Centre activities
Three pillars
In it's first ten-year phase, the centre's activites will focus on three pillars.
Pillar 1: The chronic disease pandemic
The public health crisis in the Caribbean, particularly the chronic disease pandemic, with special focus on identifying research-based solutions to reduce the burden of Type 2 diabetes and its complications such as diabetic foot amputation.
The region has the world’s highest per capita amputation rates. There will also be a focus on other chronic diseases including mental illnesses, heart disease, hypertension, cerebrovascular disease and cancers affecting in particular women and children. It will support work that carefully considers health disparities within the broader social context including their social and genetic determinants.
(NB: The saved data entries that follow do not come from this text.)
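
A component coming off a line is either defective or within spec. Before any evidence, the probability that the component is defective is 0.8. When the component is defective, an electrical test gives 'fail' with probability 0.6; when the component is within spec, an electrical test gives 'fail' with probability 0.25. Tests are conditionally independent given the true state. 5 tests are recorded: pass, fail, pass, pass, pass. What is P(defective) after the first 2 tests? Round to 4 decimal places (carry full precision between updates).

0.8366

After 'pass': P(defective) = 0.4·0.8000 / (0.4·0.8000 + 0.75·0.2000) ≈ 0.6809
After 'fail': P(defective) = 0.6·0.6809 / (0.6·0.6809 + 0.25·0.3191) ≈ 0.8366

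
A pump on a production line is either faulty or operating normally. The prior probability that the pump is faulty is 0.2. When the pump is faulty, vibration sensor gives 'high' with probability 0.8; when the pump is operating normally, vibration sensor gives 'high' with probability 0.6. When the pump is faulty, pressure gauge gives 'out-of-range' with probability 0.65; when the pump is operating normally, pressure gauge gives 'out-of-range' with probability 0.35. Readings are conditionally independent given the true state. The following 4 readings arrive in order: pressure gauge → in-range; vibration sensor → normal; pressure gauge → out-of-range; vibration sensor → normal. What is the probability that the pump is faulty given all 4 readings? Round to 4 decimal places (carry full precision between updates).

Apply Bayes' rule sequentially, carrying P(faulty) forward.
After pressure gauge='in-range': P(faulty) = 0.35·0.2000 / (0.35·0.2000 + 0.65·0.8000) ≈ 0.1186
After vibration sensor='normal': P(faulty) = 0.2·0.1186 / (0.2·0.1186 + 0.4·0.8814) ≈ 0.0631
After pressure gauge='out-of-range': P(faulty) = 0.65·0.0631 / (0.65·0.0631 + 0.35·0.9369) ≈ 0.1111
After vibration sensor='normal': P(faulty) = 0.2·0.1111 / (0.2·0.1111 + 0.4·0.8889) ≈ 0.0588

0.0588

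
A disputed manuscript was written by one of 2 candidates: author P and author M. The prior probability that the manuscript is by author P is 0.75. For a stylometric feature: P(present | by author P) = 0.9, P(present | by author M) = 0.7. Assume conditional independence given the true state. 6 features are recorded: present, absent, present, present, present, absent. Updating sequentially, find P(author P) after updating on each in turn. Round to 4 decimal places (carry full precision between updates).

0.4767

After 'present': P(author P) = 0.9·0.7500 / (0.9·0.7500 + 0.7·0.2500) ≈ 0.7941
After 'absent': P(author P) = 0.1·0.7941 / (0.1·0.7941 + 0.3·0.2059) ≈ 0.5625
After 'present': P(author P) = 0.9·0.5625 / (0.9·0.5625 + 0.7·0.4375) ≈ 0.6231
After 'present': P(author P) = 0.9·0.6231 / (0.9·0.6231 + 0.7·0.3769) ≈ 0.6800
After 'present': P(author P) = 0.9·0.6800 / (0.9·0.6800 + 0.7·0.3200) ≈ 0.7321
After 'absent': P(author P) = 0.1·0.7321 / (0.1·0.7321 + 0.3·0.2679) ≈ 0.4767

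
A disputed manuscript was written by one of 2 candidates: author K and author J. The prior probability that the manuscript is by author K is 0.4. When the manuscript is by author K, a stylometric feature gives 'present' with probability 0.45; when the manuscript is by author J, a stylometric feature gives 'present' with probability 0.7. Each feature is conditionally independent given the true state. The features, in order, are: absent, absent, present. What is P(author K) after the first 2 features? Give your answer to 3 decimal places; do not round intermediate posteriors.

After 'absent': P(author K) = 0.55·0.4000 / (0.55·0.4000 + 0.3·0.6000) ≈ 0.5500
After 'absent': P(author K) = 0.55·0.5500 / (0.55·0.5500 + 0.3·0.4500) ≈ 0.6914

0.691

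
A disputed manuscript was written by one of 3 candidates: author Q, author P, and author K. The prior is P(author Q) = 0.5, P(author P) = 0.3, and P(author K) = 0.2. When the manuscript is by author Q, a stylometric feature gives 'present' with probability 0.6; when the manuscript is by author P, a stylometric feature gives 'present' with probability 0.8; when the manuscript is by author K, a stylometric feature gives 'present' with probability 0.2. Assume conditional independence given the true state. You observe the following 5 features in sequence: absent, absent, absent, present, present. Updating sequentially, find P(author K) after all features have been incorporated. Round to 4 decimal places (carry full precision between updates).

0.2388

After 'absent': normaliser = 0.4·0.5000 + 0.2·0.3000 + 0.8·0.2000; P(author Q) ≈ 0.4762, P(author P) ≈ 0.1429, P(author K) ≈ 0.3810
After 'absent': normaliser = 0.4·0.4762 + 0.2·0.1429 + 0.8·0.3810; P(author Q) ≈ 0.3636, P(author P) ≈ 0.0545, P(author K) ≈ 0.5818
After 'absent': normaliser = 0.4·0.3636 + 0.2·0.0545 + 0.8·0.5818; P(author Q) ≈ 0.2339, P(author P) ≈ 0.0175, P(author K) ≈ 0.7485
After 'present': normaliser = 0.6·0.2339 + 0.8·0.0175 + 0.2·0.7485; P(author Q) ≈ 0.4615, P(author P) ≈ 0.0462, P(author K) ≈ 0.4923
After 'present': normaliser = 0.6·0.4615 + 0.8·0.0462 + 0.2·0.4923; P(author Q) ≈ 0.6716, P(author P) ≈ 0.0896, P(author K) ≈ 0.2388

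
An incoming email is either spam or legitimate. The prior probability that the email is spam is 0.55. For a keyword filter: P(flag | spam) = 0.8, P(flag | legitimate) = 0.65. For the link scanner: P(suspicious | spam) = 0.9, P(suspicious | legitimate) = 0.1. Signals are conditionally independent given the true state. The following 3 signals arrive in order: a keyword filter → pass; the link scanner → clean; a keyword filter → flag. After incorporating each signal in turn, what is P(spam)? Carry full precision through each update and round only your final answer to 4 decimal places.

After a keyword filter='pass': P(spam) = 0.2·0.5500 / (0.2·0.5500 + 0.35·0.4500) ≈ 0.4112
After the link scanner='clean': P(spam) = 0.1·0.4112 / (0.1·0.4112 + 0.9·0.5888) ≈ 0.0720
After a keyword filter='flag': P(spam) = 0.8·0.0720 / (0.8·0.0720 + 0.65·0.9280) ≈ 0.0872

0.0872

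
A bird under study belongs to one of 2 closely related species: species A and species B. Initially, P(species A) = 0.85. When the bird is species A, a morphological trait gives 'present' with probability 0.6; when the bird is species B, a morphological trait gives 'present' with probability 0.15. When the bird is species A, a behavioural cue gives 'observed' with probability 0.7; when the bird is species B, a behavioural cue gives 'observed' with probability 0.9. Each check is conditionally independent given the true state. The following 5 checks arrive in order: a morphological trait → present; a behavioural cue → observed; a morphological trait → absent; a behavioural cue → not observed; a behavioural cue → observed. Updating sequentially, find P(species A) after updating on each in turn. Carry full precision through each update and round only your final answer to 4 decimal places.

0.9509

After a morphological trait='present': P(species A) = 0.6·0.8500 / (0.6·0.8500 + 0.15·0.1500) ≈ 0.9577
After a behavioural cue='observed': P(species A) = 0.7·0.9577 / (0.7·0.9577 + 0.9·0.0423) ≈ 0.9463
After a morphological trait='absent': P(species A) = 0.4·0.9463 / (0.4·0.9463 + 0.85·0.0537) ≈ 0.8924
After a behavioural cue='not observed': P(species A) = 0.3·0.8924 / (0.3·0.8924 + 0.1·0.1076) ≈ 0.9614
After a behavioural cue='observed': P(species A) = 0.7·0.9614 / (0.7·0.9614 + 0.9·0.0386) ≈ 0.9509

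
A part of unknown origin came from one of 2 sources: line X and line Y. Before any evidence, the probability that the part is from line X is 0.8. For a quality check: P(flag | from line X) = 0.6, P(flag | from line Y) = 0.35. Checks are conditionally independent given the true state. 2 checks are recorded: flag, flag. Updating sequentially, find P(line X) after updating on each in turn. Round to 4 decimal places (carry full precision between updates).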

Pillar 2: Economic growth development policies
The search for post-plantation economy development policies that are innovative and progressive in the struggle for economic growth in the global economy.
It was noted that economic practices and policy in the region are conservative and technologically transformative; effectively sustaining persistent poverty and growing inequality and designed to meet the specific needs of IMF conditionalities rather than focusing on economic diversification, racial inclusion, gender empowerment. Devising a new set of economic tools and thought specifically for the post-colonial Caribbean is, therefore, a top priority.
Pillar 3: Tackling the cultural divide between Africa and the Caribbean
Recognising that slavery and colonialism drove deep wedges between Africa and its Caribbean family, strategies for project implementation to tackle the day-to-day cultural divide between Africa and the Caribbean are to be funded. Innovative projects to practically integrate and socially domesticate this bond are to be prioritised.